Wednesday, August 21, 2024

No Days Better

 Floating down a river in a drift boat is one of the most pleasing ways to spend time on the water. When you’re fly fishing from that boat it’s even better. 


For the fifth year in a row, I’ve joined friends to camp and float some northern rivers and cast to the smallmouth bass we believe are waiting. On these waters there’s also always the chance for a pike or muskie, which can come as a surprise, and flies are lost to those sharp-toothed predators. 



Whenever you’ve caught so many hard fighting fish that your well-tied deer hair popper is finally destroyed, that’s a good day. But the day wasn’t over, so I tied on a new one and caught still more beautiful smallmouth bass. 


This year we were on a different stretch of a different river than the last four years. We reserved sites in a state campground close to the river and planned for the easy shuttle some eleven miles downstream.
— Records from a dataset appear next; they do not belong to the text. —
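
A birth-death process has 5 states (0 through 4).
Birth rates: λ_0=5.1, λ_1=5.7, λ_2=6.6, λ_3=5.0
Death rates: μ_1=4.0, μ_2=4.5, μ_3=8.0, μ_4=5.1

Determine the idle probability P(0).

Ratios P(n)/P(0) = (λ₀···λₙ₋₁)/(μ₁···μₙ):
P(1)/P(0) = (5.1)/(4.0) = 1.2750
P(2)/P(0) = (5.1×5.7)/(4.0×4.5) = 1.6150
P(3)/P(0) = (5.1×5.7×6.6)/(4.0×4.5×8.0) = 1.3324
P(4)/P(0) = (5.1×5.7×6.6×5.0)/(4.0×4.5×8.0×5.1) = 1.3062

Normalization: ∑ P(n) = 1
P(0) × (1.0000 + 1.2750 + 1.6150 + 1.3324 + 1.3062) = 1
P(0) × 6.5286 = 1
P(0) = 1/6.5286 = 0.1532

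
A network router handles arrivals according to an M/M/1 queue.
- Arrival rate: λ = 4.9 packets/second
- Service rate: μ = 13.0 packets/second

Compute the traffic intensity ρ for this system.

Server utilization: ρ = λ/μ
ρ = 4.9/13.0 = 0.3769
The server is busy 37.69% of the time.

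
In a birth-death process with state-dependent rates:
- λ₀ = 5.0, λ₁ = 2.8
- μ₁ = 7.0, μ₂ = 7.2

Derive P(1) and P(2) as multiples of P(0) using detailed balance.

Balance equations:
State 0: λ₀P₀ = μ₁P₁ → P₁ = (λ₀/μ₁)P₀ = (5.0/7.0)P₀ = 0.7143P₀
State 1: P₂ = (λ₀λ₁)/(μ₁μ₂)P₀ = (5.0×2.8)/(7.0×7.2)P₀ = 0.2778P₀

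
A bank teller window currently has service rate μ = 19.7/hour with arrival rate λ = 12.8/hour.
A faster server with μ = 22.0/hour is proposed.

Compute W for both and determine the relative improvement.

System 1: ρ₁ = 12.8/19.7 = 0.6497, W₁ = 1/(19.7-12.8) = 0.14493
System 2: ρ₂ = 12.8/22.0 = 0.5818, W₂ = 1/(22.0-12.8) = 0.10870
Improvement: (W₁-W₂)/W₁ = (0.14493-0.10870)/0.14493 = 25.00%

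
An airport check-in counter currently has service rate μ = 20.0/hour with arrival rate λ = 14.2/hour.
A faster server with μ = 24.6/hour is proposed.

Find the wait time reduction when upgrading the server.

System 1: ρ₁ = 14.2/20.0 = 0.7100, W₁ = 1/(20.0-14.2) = 0.1724
System 2: ρ₂ = 14.2/24.6 = 0.5772, W₂ = 1/(24.6-14.2) = 0.09615
Improvement: (W₁-W₂)/W₁ = (0.1724-0.09615)/0.1724 = 44.23%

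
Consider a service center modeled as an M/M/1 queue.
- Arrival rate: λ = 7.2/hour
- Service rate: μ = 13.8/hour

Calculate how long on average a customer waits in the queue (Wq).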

A better group has never been assembled. 


Easing along with the current, we cast to the likely targets: rocks, downed trees, backwater eddy seams. And we hooked them and fought them. Sometimes the fish were right where you’d believe them to be, and sometimes they’d hit close to the boat just as you were about to lift and cast again. Theories were offered as to explain where the bass would be, but little proof was provided. Of course, if we knew it all, the sport would disappear. 


Each member of the group is an experienced fly fisher with many fish under their belts. But at the end of the day all were in agreement that these were the toughest, strongest bass we’d ever had the pleasure of landing. While they weren’t the longest bass ever caught, they were broad and stout, and seemed angry at being hooked and showed it. Two or three shaking jumps at first, then the pulling dive for the deep. 8-weight rods double over, I wasn’t the only one worried about a broken rod. I can’t say how many fish were landed, no one kept count. Deer hair and Boogle Bugs ruled the day. All fish were released. A couple of pike were caught, and a muskie or two were spotted without being hooked. 
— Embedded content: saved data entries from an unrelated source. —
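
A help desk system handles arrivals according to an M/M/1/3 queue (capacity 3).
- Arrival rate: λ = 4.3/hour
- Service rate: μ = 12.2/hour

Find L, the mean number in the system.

ρ = λ/μ = 4.3/12.2 = 0.35246
P₀ = (1-ρ)/(1-ρ^(K+1)) = (1-0.35246)/(1-0.35246^4) = 0.64754/0.98457 = 0.6577
P_K = P₀×ρ^K = 0.6577 × 0.35246^3 = 0.6577 × 0.04379 = 0.02880
L = ρ[1 - (K+1)ρ^K + Kρ^(K+1)] / [(1-ρ)(1-ρ^(K+1))]
L = 0.35246 × (1 - 4×0.04379 + 3×0.01543) / ((1 - 0.35246) × (1 - 0.01543)) = 0.4816 tickets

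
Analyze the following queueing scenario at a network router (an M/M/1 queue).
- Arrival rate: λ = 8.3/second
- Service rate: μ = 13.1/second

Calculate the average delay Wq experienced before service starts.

First, compute utilization: ρ = λ/μ = 8.3/13.1 = 0.6336
For M/M/1: Wq = λ/(μ(μ-λ))
Wq = 8.3/(13.1 × (13.1-8.3))
Wq = 8.3/(13.1 × 4.80)
Wq = 0.1320 seconds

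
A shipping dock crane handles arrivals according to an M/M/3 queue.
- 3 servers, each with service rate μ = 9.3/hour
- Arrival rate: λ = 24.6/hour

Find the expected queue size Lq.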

Breakfast burritos, camp coffee, and hearty boat sandwiches started things out before a big, delicious meal cooked outdoors and a fine evening around the fire sharing whiskey-enhanced stories, then crawling into our tents to recover before doing it all again the next day.  


 It’s a good life. 

Wednesday, August 7, 2024

9.9 Johnson


 
Hot and humid. Doesn’t happen all that often here up north, but when it does... well, the air is heavy and sticky, mosquitoes love it, and the bandana around my head keeps the sweat from dripping onto my eyeglasses whenever I do something other than sitting around.  

Sitting around. I’ve always been pretty good at it and even better now that the decades have settled onto my body. A comfortable chair in the shade of the front yard birch, listening to the birds with my dog laying alongside and enjoying the wisp of breeze.  Tempted to turn on some tunes in the house, some blues could pair nicely with the temperature, and let the music reach out through the window screens. No... love the blues but nothing tops Mother Nature. 

Hmmm... a forearm specked with bits of yellow deer hair. Trapped on sticky skin and arm hairs not easily brushed off in this humidity. Trimming small bluegill poppers outdoors to keep from cleaning the fly-tying desk, let the trimming fall and lose itself in the gravel driveway.  

The old Johnson outboard motor has been hanging on Dad’s homemade motor rack for years. He was smart to have wheels on it and I can roll it around in the garage. An ‘81 model, time to mount on the Jon boat (I named her "Sweetwater") to see how she runs. Started right up and pushed me around the lake just fine. Good times. 



Another day, the temperature is better. Pleasant. Sitting on the deck with a fruity cocktail poured in my Ned Smith Ruffed Grouse lowball glass. Ruffed grouse, King of Gamebirds – the heavy June rains have us wondering how the hatch came off. Gabbi the setter lies next to me, not wondering about anything, just content. And the bourbon is top-shelf, at least where I go.

 
“Expectation is the thief of Joy”. Casting those little poppers to bluegills hiding under lily pads is almost a sure thing. The bigger, popular, more glamorous fish can be unpredictable, but if it doesn’t work out there’s still reason to be there. Because it’s beautiful. That’s reason enough.